Ms Wahome’s proposal was defeated by a vote of 158 to 134.

Earlier, former Majority Leader Aden Duale had lost a bid to expunge a clause that provides that an application for provisional registration of a political party be accompanied by a statement on its ideology. Mr Duale said the provision is subject to abuse since it has no definition of ‘doctrine’.

Sloganeering fears

Dr Ruto’s camp believes such a provision would be the basis to deny registration to parties whose sloganeering is unsettling to State agents, such as United Democratic Alliance (UDA) that is accused of fuelling a class war through the ‘hustler’ campaign slogan propagated by the DP.

“The law does not work retrogressively. I’m speaking for numerous Kenyans who in future would like to register a political party. In the absence of a definition of a doctrine, this clause is subject to abuse,” Mr Duale said.

Mr Kimunya and Mr Mbadi opposed Mr Duale’s proposed amendment.  “We are trying to create parties that have certain ideologies and direction. We don’t want to be taken back to the dark days where parties are just sloganeering in the rallies but have no ideology,”  he said.

“Anyone wishing to form a party in this country must have a clear ideology, this is the problem we have been having in this country where we have many briefcase parties that stand for nothing,” added Mr Mbadi.

The amendment was outvoted by acclamation, forcing the DP camp to demand a division—physical count—which replayed in every other contested issue. Those opposed to Mr Duale’s amendment won by 153-134. 

However, the DP’s faction successfully pushed through a proposal by Tigania West MP John Mutunga that sought to allow parties to use their dominant colours after the symbol on the ballot. They won by 123 against 118.

In another blow to the DP, Deputy Speaker Moses Cheboi dropped proposed amendments by MPs Kimani Ichungwa (Kikuyu), Owen Baya (Kilifi North) and John Kiarie (Dagoretti South), saying they were new and required public participation.

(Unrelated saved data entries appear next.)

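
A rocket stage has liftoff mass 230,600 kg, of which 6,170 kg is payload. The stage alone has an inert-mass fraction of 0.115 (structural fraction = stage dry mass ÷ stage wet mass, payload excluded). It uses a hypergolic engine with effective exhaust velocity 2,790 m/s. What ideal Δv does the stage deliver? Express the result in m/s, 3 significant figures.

Δv ≈ 5510 m/s

Stage wet mass = m₀ − payload = 230,600 − 6,170 = 224,430 kg.
Stage dry mass = ε × stage wet mass = 0.115 × 224,430 = 25,809.5 kg.
Burnout mass m_f = stage dry + payload = 25,809.5 + 6,170 = 31,979.5 kg.
Rocket equation: Δv = v_e · ln(230,600/31,979.5) = 2790.0 × ln(7.211) = 2790.0 × 1.9756 ≈ 5512 m/s.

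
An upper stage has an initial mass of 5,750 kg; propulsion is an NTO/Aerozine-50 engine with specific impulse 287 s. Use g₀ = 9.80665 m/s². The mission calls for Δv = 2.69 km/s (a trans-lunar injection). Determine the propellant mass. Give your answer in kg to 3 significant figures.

v_e = Isp · g₀ = 287 × 9.80665 = 2814.5 m/s.
Using Δv = v_e ln(m₀/m_f): m₀/m_f = exp(Δv / v_e) = exp(2690 / 2814.5) = exp(0.9558) = 2.6007.
m_f = 5,750 / 2.6007 = 2,210.94 kg, so propellant = m₀ − m_f = 5,750 − 2,210.94 = 3,539.06 kg.

propellant mass ≈ 3540 kg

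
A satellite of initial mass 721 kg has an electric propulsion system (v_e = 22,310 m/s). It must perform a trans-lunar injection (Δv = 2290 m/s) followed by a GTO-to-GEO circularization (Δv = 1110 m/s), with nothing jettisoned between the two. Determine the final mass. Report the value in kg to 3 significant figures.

final mass ≈ 619 kg

After the first burn: m = 721 × exp(−2290/22310.0) = 721 × 0.90245 = 650.666 kg.
After the second burn: m = 650.666 × exp(−1110/22310.0) = 650.666 × 0.95146 = 619.083 kg.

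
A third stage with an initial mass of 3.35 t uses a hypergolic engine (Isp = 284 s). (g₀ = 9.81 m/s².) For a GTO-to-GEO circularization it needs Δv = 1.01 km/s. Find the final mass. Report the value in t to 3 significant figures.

final mass ≈ 2.33 t

v_e = Isp · g₀ = 284 × 9.81 = 2786.0 m/s.
From the ideal rocket equation, m₀/m_f = exp(Δv / v_e) = exp(1010 / 2786.0) = exp(0.3625) = 1.4369.
m_f = m₀ / 1.4369 = 3.35 / 1.4369 = 2.33141 t.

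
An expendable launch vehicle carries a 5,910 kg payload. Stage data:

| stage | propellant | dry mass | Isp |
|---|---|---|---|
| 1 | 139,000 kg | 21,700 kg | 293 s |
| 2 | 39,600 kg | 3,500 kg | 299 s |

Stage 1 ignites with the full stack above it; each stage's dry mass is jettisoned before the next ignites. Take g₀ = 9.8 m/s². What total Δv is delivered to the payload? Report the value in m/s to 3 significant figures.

Ignition mass of stage 1 = 139,000+21,700 + 39,600+3,500 + 5,910 = 209,710 kg.
Stage 1: m₀ = 209,710 kg, m_f = 209,710 − 139,000 = 70,710 kg; Δv = 293×9.8×ln(2.966) = 2871.4×1.0871 ≈ 3122 m/s.
Stage 2: m₀ = 49,010 kg, m_f = 49,010 − 39,600 = 9,410 kg; Δv = 299×9.8×ln(5.208) = 2930.2×1.6503 ≈ 4836 m/s.
Total Δv = 3122 + 4836 = 7958 m/s.

Δv ≈ 7960 m/s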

The MPs sought to amend the Bill to establish a political parties registration board and the office of the chief executive officer, as well as alter the manner of appointment of the officials.

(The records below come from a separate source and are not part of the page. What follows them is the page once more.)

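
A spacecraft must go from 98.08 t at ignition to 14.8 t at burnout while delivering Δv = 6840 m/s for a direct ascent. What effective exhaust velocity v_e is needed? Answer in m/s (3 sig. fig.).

v_e ≈ 3620 m/s

ln(m₀/m_f) = ln(98080/14800) = ln(6.627) = 1.8912.
Using Δv = v_e ln(m₀/m_f): v_e = Δv / ln(m₀/m_f) = 6840 / 1.8912 = 3616.8 m/s.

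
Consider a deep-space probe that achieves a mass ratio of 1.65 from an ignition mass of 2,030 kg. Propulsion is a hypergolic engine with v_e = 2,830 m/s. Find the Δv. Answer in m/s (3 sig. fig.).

Δv ≈ 1420 m/s

Δv = v_e · ln(1.65) = 2830.0 × 0.5008 ≈ 1417.2 m/s.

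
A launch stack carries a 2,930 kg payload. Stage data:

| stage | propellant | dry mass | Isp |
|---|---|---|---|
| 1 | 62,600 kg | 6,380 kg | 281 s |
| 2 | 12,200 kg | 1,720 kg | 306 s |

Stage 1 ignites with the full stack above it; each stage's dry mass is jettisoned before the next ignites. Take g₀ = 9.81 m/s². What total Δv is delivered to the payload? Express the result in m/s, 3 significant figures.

Δv ≈ 7470 m/s

Ignition mass of stage 1 = 62,600+6,380 + 12,200+1,720 + 2,930 = 85,830 kg.
Stage 1: m₀ = 85,830 kg, m_f = 85,830 − 62,600 = 23,230 kg; Δv = 281×9.81×ln(3.695) = 2756.6×1.3069 ≈ 3603 m/s.
Stage 2: m₀ = 16,850 kg, m_f = 16,850 − 12,200 = 4,650 kg; Δv = 306×9.81×ln(3.624) = 3001.9×1.2875 ≈ 3865 m/s.
Total Δv = 3603 + 3865 = 7468 m/s.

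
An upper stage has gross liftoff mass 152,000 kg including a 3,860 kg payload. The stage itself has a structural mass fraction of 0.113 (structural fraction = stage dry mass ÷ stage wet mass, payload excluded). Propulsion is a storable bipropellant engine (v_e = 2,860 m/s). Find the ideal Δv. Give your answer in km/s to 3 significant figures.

Stage wet mass = m₀ − payload = 152,000 − 3,860 = 148,140 kg.
Stage dry mass = ε × stage wet mass = 0.113 × 148,140 = 16,739.8 kg.
Burnout mass m_f = stage dry + payload = 16,739.8 + 3,860 = 20,599.8 kg.
Δv = v_e · ln(152,000/20,599.8) = 2860.0 × ln(7.379) = 2860.0 × 1.9986 ≈ 5716 m/s.

Δv ≈ 5.72 km/s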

These new appointees were designed to replace the Registrar of Political Parties who is targeted by the DP’s camp that is furious about proposals in the Bill to grant the office holder sweeping powers over party nominations.

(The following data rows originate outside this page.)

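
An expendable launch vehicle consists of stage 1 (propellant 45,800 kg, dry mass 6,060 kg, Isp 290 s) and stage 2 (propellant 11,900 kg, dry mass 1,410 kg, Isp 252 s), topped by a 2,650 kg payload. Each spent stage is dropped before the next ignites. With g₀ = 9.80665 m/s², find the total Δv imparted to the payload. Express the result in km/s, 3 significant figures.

Ignition mass of stage 1 = 45,800+6,060 + 11,900+1,410 + 2,650 = 67,820 kg.
Stage 1: m₀ = 67,820 kg, m_f = 67,820 − 45,800 = 22,020 kg; Δv = 290×9.80665×ln(3.08) = 2843.9×1.1249 ≈ 3199 m/s.
Stage 2: m₀ = 15,960 kg, m_f = 15,960 − 11,900 = 4,060 kg; Δv = 252×9.80665×ln(3.931) = 2471.3×1.3689 ≈ 3383 m/s.
Total Δv = 3199 + 3383 = 6582 m/s.

Δv ≈ 6.58 km/s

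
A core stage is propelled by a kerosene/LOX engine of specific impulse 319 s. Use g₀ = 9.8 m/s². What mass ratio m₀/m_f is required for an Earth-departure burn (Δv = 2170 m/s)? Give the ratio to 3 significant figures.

v_e = Isp · g₀ = 319 × 9.8 = 3126.2 m/s.
m₀/m_f = exp(Δv / v_e) = exp(2170 / 3126.2) = exp(0.6941) = 2.0020.

mass ratio ≈ 2.00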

A proposal by Belgut MP Nelson Koech to amend the Bill to change the title from the Political Parties (Amendment) Bill to Political Parties Coalition Bill was also disallowed on a technicality.

The DP’s camp had won the first round of the contest after the deputy speaker allowed MPs to move their amendments despite the committee recommendation that they be ignored after the team walked out of a Tuesday session convened to harmonise multiple amendments.

Flying bottles

The session quickly turned ugly as rival factions fought over the proposed changes to the Bill. Some MPs constantly threw water bottles as they shouted at the Speaker to indefinitely suspend the House sitting. Mr Mutunga and his Suna West counterpart Peter Masara were among those caught on camera throwing water bottles at each other.

At the height of the chaos, Mr Mbadi was suspended for five sittings after exchanging blows with Sigowet Soin MP Kipsengeret Koros. The violence was triggered by Ms Wahome’s amendment seeking to scuttle formation of coalition parties.

While members congregated near temporary Speaker Chris Omulele to vote, a confrontation ensued between the factions.

Mr Mbadi told Mr Kipsengeret to make room for other MPs after voting. But Mr Kipsengeret insisted on voting for a no-show member, despite being told by the clerk that it was not possible.

“He charged at me when I told him to get out after voting and he even bit my finger. What was I supposed to do? I used my pseudo-military tactics to defend myself and in the process he was injured,” Mr Mbadi said. “The rule of natural justice demands that I be given an opportunity to defend myself. My able deputy is still in the chambers. We have numbers despite my absence.”

Jubilee Coalition Joint Parliamentary Group secretary Adan Keynan termed the chaos a fruitless bid by the DP’s allies to block progressive legislation expected to sanitise Kenyan politics.